The production function q=K¹/³ L²/³ represents a Cobb-Douglas production function, which is a widely used production function in economics. It is named after economists Charles Cobb and Paul Douglas.

The marginal product of labor (MPL) can be calculated by taking the partial derivative of the production function with respect to labor (L). In this case, MPL = 2/3 * (K/L)¹/³ * L^-1/3.

The marginal product of capital (MPK) can be calculated by taking the partial derivative of the production function with respect to capital (K). In this case, MPK = 1/3 * (K/L)^-2/³ * K^-2/3.

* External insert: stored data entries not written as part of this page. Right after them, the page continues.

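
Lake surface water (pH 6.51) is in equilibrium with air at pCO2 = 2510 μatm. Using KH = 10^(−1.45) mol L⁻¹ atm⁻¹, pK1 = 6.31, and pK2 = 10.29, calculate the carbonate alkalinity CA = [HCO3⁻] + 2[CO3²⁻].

CA = 0.141 mmol/L

[CO2*] = KH · pCO2 = 10^(−1.45) × 2510×10^-6 = 8.906×10^-5 mol/L
α₀ = 1/(1 + K1/[H⁺] + K1K2/[H⁺]²) = 1/(1 + 10^+0.20 + 10^-3.58) = 0.3868
DIC = [CO2*]/α₀ = 8.906×10^-5 / 0.3868 = 0.2302 mmol/L
CA = (α₁ + 2α₂)·DIC = (0.6131 + 2×0.0001017) × 0.2302 = 0.141 mmol/L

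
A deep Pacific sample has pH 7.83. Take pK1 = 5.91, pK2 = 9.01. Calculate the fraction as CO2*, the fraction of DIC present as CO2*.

α₀ = 1 / (1 + K1/[H⁺] + K1K2/[H⁺]²) = 1 / (1 + 10^+1.92 + 10^+0.74)
   = 1 / (1 + 83.176 + 5.4954) = 1/89.672 = 0.01115

α₀ = 0.0112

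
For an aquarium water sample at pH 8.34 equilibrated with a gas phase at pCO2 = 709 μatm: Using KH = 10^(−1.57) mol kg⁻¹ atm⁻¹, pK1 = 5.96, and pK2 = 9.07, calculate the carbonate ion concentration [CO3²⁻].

[CO3²⁻] = 0.852 mmol/kg

[CO2*] = KH · pCO2 = 10^(−1.57) × 709×10^-6 = 1.908×10^-5 mol/kg
α₀ = 1/(1 + K1/[H⁺] + K1K2/[H⁺]²) = 1/(1 + 10^+2.38 + 10^+1.65) = 0.003502
DIC = [CO2*]/α₀ = 1.908×10^-5 / 0.003502 = 5.449 mmol/kg
[CO3²⁻] = α₂·DIC; α₂ = 0.1564, so [CO3²⁻] = 0.1564 × 5.449 = 0.852 mmol/kg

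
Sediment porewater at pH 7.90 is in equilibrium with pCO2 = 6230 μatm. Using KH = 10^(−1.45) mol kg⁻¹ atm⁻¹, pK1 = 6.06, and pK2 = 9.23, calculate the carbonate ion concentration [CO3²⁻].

[CO3²⁻] = 0.715 mmol/kg

[CO2*] = KH · pCO2 = 10^(−1.45) × 6230×10^-6 = 2.210×10^-4 mol/kg
α₀ = 1/(1 + K1/[H⁺] + K1K2/[H⁺]²) = 1/(1 + 10^+1.84 + 10^+0.51) = 0.01362
DIC = [CO2*]/α₀ = 2.210×10^-4 / 0.01362 = 16.23 mmol/kg
[CO3²⁻] = α₂·DIC; α₂ = 0.04407, so [CO3²⁻] = 0.04407 × 16.23 = 0.715 mmol/kg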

To determine the cost-minimizing bundles of labor and capital, we need to equate the marginal productivities of labor and capital to their respective factor prices. Given a wage rate of $20 and an interest rate of 4%, we set MPL/20 = MPK/(0.04 * K).

Simplifying the equation, we get 2/3 * (K/L)¹/³ * L^-1/3 / 20 = 1/3 * (K/L)^-2/³ * K^-2/3 / (0.04 * K).

Further simplifying, we find that (K/L)^(3/4) = 15.

Therefore, the cost-minimizing bundle of labor and capital ratio is K/L = 15^(4/3) = 54.25.